Comments and Evidence Summary. Theoretically, the contraceptive effectiveness of POPs might be decreased because of vomiting or severe diarrhea. Because of the lack of evidence to address this question, these recommendations are based on the recommendations for missed POPs. No evidence was found regarding the effects of vomiting or diarrhea on measures of contraceptive effectiveness, including pregnancy, follicular development, hormone levels, or cervical mucus quality.

 Top of Page

TABLE 5. Classification of examinations and tests needed before POP initiation
Examination or laboratory test Class*
Examination
Blood pressure C
Weight (BMI) (weight [kg]/height [m]2)
Clinical breast examination C
Bimanual examination and cervical inspection C
Laboratory test
Glucose C
Lipids C
Liver enzymes C
Hemoglobin C
Thrombogenic mutations C
Cervical cytology (Papanicolaou smear) C
STD screening with laboratory tests C
HIV screening with laboratory tests C
Abbreviations: BMI = body mass index; HIV = human immunodeficiency virus; POP = progestin-only pill; STD = sexually transmitted disease; U.S. MEC = U.S. Medical Eligibility Criteria for Contraceptive Use.
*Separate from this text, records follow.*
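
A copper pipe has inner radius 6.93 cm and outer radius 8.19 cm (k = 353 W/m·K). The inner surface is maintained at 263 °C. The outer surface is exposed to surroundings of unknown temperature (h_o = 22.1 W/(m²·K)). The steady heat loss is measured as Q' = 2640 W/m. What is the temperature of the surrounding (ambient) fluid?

T_out = 30.7 °C

Sum the resistances:
  R'_copper = ln(0.0819/0.0693)/(2πk) = 0.1671/(2π·353) = 7.532×10^-5 m·K/W
  R'_conv,out = 1/(2πr h) = 1/(2π·0.0819·22.1) = 0.08793 m·K/W
ΣR = 0.08801 m·K/W
ΔT = Q'·ΣR = 2640 × 0.08801 = 232.3 K
Heat flows outward, so T_out = T_in − ΔT = 263 − 232.3 = 30.7 °C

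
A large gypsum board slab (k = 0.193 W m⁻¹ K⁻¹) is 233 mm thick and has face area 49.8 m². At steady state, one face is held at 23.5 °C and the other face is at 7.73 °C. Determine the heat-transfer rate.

Q = kA·ΔT/L = 0.193 × 49.8 × |23.5 °C − 7.73 °C| / 0.233 = 651 W

Q = 651 W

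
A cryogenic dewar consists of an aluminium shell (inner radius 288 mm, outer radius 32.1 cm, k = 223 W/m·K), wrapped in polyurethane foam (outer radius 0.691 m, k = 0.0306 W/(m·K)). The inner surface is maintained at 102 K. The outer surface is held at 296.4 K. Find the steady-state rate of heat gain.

Q = 44.8 W

Series thermal resistances, inner to outer:
  R_aluminium = (1/0.288 − 1/0.321)/(4πk) = 0.3570/(4π·223) = 1.274×10^-4 K/W
  R_polyurethane foam = (1/0.321 − 1/0.691)/(4πk) = 1.668/(4π·0.0306) = 4.338 K/W
ΣR = 1.274×10^-4 + 4.338 = 4.338 K/W
Q = ΔT/ΣR = (102 K − 296.4 K)/4.338 = -44.8 W
(Negative Q ⇒ heat flows inward; heat gain = 44.8 W.)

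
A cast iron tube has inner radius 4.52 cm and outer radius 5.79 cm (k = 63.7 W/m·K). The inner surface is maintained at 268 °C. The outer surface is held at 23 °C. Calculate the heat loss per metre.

Q' = 396 kW/m

Q' = 2πk·ΔT/ln(r₂/r₁) = 2π × 63.7 × 245 / ln(0.0579/0.0452) = 3.96×10^5 W/m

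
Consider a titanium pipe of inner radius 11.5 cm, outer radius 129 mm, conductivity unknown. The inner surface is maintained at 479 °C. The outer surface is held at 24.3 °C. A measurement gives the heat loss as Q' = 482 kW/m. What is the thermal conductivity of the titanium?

k = 19.4 W/m·K

ΣR = ΔT/Q' = |479 − 24.3|/4.82×10^5 = 9.434×10^-4 m·K/W
ln(r₂/r₁)/(2πk) = 9.434×10^-4 ⇒ k = 0.1149/(2π·9.434×10^-4) = 19.4 W/m·K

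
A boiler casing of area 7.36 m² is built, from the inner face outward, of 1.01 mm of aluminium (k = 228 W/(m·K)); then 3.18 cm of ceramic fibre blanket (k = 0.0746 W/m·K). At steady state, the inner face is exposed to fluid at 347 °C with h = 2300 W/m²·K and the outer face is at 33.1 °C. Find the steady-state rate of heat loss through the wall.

Q = 5410 W

Treat each layer as a resistance in series:
  R_conv,in = 1/(hA) = 1/(2300·7.36) = 5.907×10^-5 K/W
  R_aluminium = L/(kA) = 0.00101/(228·7.36) = 6.019×10^-7 K/W
  R_ceramic fibre blanket = L/(kA) = 0.0318/(0.0746·7.36) = 0.05792 K/W
ΣR = 5.907×10^-5 + 6.019×10^-7 + 0.05792 = 0.05798 K/W
Q = ΔT/ΣR = (347 °C − 33.1 °C)/0.05798 = 5410 W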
* Class A: essential and mandatory in all circumstances for safe and effective use of the contraceptive method. Class B: contributes substantially to safe and effective use, but implementation may be considered within the public health and/or service context; the risk of not performing an examination or test should be balanced against the benefits of making the contraceptive method available. Class C: does not contribute substantially to safe and effective use of the contraceptive method.

Weight (BMI) measurement is not needed to determine medical eligibility for any methods of contraception because all methods can be used (U.S. MEC 1) or generally can be used (U.S. MEC 2) among obese women (Box 1). However, measuring weight and calculating BMI at baseline might be helpful for monitoring any changes and counseling women who might be concerned about weight change perceived to be associated with their contraceptive method.